Howard Archer, chief UK and European economist at IHS Global Insight said: "Despite the disappointing June data, Chancellor George Osborne still looks able to meet his target PSNBR of £149 billion in 2010/11.

"However, much will depend on how well growth holds up over the second half of this year after likely improvement in the second quarter.   "Meanwhile, the disappointing June data is likely reinforce the government's determination not to ease up on its austerity efforts - especially as Standard & Poor's have maintained their negative outlook on the UK's AAA rating."

The pound took the news fairly badly, dropping to a session low of EUR1.1724. It also fell 0.4% against the US dollar, to $1.5219.

However, Tiffany Burk, European market analyst at Travelex Global Business Payments, is optimistic the pound will recover from its current low.

"The downside to sterling is limited because risk appetite remains positive in broader markets," she said. "Equity markets are trading higher and investors remain optimistic over the release of the upcoming stress tests for the 91 European banks. This confidence is helping to support risk appetite."

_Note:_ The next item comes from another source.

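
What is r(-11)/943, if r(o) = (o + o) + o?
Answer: -33/943 ≈ -0.034995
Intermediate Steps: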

This optimsim is helping to boost the euro, which has gained massively against sterling in the past three weeks.

Analysts at Currencies Direct added that comments by Germany's Finance Ministry - stating in its monthly report that it feels "the economy has grown significantly in the second quarter and that the recovery should strengthen further in the second half of the year" - are also lending support.

However, many believe its gains against the dollar are due to weak data coming out of the US. Yesterday, the euro briefly hit a 10-week high against the greenback on the back of fresh data showing that sentiment in the home-building sector fell more than expected in July to the lowest level in over a year.

David Page, economist at Investec, said: "To our minds, the dollar has sold off on renewed weakness in a number of activity indicators in the US, including weak housing turnover. We suspect that foreign exchange markets are nervous of sterling following this path, although we are more sanguine of the outlook over the coming months."